Here’s the full lowdown on the dental crown and its various elements.
We’ve got a great response to our ‘back to basics’ series of blogs that explained some core dental treatments in very simple terms. So today, it's the turn of teeth crowns – also commonly referred to as dental crowns.
So let’s start at the very beginning. In very simple terms, the anatomy of any tooth is basically made up of two separate elements – the root and the crown.
And assuming that you’ve got a good, healthy mouth, the root of the tooth should be covered by a combination of bone and gums.
The first issue that might occur to you is that if you place a crown or cap on top of an existing tooth, surely it will be too big – and out of scale with your existing teeth? Quite right – but your dentist takes this into account. He pares back the original tooth to make sure that when the crown is placed over it, it will equate to the original size of your tooth.
This process is known as preparation, and differs from case to case, depending on the state of the tooth to be treated. Does it have fillings, for example, or is there a root canal in place.

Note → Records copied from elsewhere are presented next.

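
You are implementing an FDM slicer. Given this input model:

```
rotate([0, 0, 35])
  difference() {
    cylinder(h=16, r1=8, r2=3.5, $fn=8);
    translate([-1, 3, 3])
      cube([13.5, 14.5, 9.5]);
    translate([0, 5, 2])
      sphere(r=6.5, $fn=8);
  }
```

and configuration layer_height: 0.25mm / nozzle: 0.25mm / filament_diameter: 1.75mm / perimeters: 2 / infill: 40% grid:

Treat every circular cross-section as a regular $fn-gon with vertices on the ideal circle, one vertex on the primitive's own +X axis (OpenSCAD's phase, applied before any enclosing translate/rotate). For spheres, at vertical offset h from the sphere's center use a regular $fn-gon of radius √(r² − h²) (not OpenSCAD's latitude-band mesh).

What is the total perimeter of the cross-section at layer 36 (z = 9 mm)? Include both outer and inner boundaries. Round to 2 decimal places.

At z = 9 mm: the cone: at t=0.562 of its height the radius interpolates to r₁+(r₂−r₁)t = 5.469, giving a regular 8-gon of that circumradius (perimeter = 2·8·5.469·sin(180°/8) = 33.48 mm); the 13.5×14.5 cube at (-1, 3) contributes its full rectangle (perimeter 56.00 mm); the sphere at (0, 5) is absent (|z−center|=7.000 > r=6.5); Taking the first minus the rest: starting from the cone, the 13.5×14.5 cube at (-1, 3) partially overlaps it — only the 8.87 mm² overlap (of its 195.75 mm²) is removed, clipping the outline — boundary = 34.56 mm; (rotated 35° about Z; rotation is an isometry so areas/perimeters/island counts are preserved). Overall, the cross-section is a single solid region. Total boundary length (outer) = 34.56 mm.

34.56 mm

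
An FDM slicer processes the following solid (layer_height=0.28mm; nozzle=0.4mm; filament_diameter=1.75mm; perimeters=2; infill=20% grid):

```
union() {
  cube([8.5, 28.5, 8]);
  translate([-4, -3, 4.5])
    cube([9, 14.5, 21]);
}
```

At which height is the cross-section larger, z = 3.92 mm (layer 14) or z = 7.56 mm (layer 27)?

layer 27 (z = 7.56 mm)

Layer 14 (z = 3.92): the cube (footprint 8.5×28.5) is included at this height (area 242.25 mm²); the cube at (-4, -3) is absent (z outside [4.5, 25.5]); Merging all regions: only the 8.5×28.5 cube is present, so the union is just that shape — area = 242.25 mm². So its area = 242.25 mm². Layer 27 (z = 7.56): the cube is present — its section is the full 8.5×28.5 rectangle (area 242.25 mm²); the cube at (-4, -3) (footprint 9×14.5) is included at this height (area 130.50 mm²); Merging all regions: the regions partially overlap — summed areas 372.75 mm² minus the doubly-counted overlap 57.50 mm² gives 315.25 mm² — area = 315.25 mm². So its area = 315.25 mm². Layer 27 is larger (315.25 vs 242.25 mm²).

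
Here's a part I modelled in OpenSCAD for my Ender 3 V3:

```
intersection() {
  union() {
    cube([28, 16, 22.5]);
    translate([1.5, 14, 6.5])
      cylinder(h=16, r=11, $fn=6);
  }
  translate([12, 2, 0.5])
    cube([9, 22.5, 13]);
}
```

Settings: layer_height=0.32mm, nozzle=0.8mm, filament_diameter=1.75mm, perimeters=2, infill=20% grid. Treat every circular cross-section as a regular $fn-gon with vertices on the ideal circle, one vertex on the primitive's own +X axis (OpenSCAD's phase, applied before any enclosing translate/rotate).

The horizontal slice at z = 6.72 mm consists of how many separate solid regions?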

One of the main challenges facing your dentist is making sure that the ‘margin’ is correct. This refers to where the edge of your new crown meets newly prepared surface of the damaged tooth. Obviously, it needs to be very smooth, with no unsightly gaps or uncomfortable surfaces.

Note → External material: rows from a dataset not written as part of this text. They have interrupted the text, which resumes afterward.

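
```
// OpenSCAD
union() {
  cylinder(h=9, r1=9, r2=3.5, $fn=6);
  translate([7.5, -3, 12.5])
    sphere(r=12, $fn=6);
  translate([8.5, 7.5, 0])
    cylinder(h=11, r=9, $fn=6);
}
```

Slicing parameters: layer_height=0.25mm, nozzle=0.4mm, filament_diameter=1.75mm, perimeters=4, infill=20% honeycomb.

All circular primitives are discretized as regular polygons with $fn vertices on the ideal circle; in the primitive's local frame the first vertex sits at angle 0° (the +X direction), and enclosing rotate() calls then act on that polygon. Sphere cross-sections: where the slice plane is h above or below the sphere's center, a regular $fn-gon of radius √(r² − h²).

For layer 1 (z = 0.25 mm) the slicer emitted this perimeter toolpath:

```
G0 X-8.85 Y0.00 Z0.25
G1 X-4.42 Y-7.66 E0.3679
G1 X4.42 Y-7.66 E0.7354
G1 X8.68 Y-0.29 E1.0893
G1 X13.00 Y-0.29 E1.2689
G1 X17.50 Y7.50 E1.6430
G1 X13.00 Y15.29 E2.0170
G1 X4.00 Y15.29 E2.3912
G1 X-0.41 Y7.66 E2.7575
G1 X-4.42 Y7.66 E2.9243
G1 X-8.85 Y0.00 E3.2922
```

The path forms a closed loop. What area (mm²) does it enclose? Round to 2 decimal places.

Apply the shoelace formula to the sequence of (X, Y) vertices; enclosed area = 373.82 mm².

373.82 mm²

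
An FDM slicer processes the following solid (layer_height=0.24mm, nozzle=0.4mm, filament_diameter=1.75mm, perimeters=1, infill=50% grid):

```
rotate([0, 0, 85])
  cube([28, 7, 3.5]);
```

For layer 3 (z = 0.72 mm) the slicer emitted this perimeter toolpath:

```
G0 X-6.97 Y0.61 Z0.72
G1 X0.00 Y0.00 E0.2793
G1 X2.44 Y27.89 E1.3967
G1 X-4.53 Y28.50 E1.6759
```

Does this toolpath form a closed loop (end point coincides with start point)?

Start point (G0): (-6.97, 0.61). End point (last G1): the path does not return to the start — open.

no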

Your dentist also needs to make sure that the ‘cusps; of the crown are correctly formed. The cusps are the pointy parts of your crown – the bits you use for biting into food and chewing it. If the original cusps of your teeth are damaged, then a crown is the obvious solution.
In terms of the common forms of crown that you’ll come up against, a partial crown or onlay will only cover some of the cusps of the teeth. This is the preferred treatment if the entire range of cusps are not in need of restoration.
Another type of crown is a dental veneer. In this case, it only covers the front of the tooth and the biting surface. They are equally successful at changing the colour or changing the shape of a tooth, so are often used on crooked teeth to restore a sense of symmetry and balance.
There are a number of different substances used in the creation of crowns, and you can choose from PFM (porcelain fused to metal, E.max (full porcelain) or zirconium crowns.
But whichever type you choose, you can take solace in the fact that tooth crown prices are highly affordable, starting at just €350 a pop.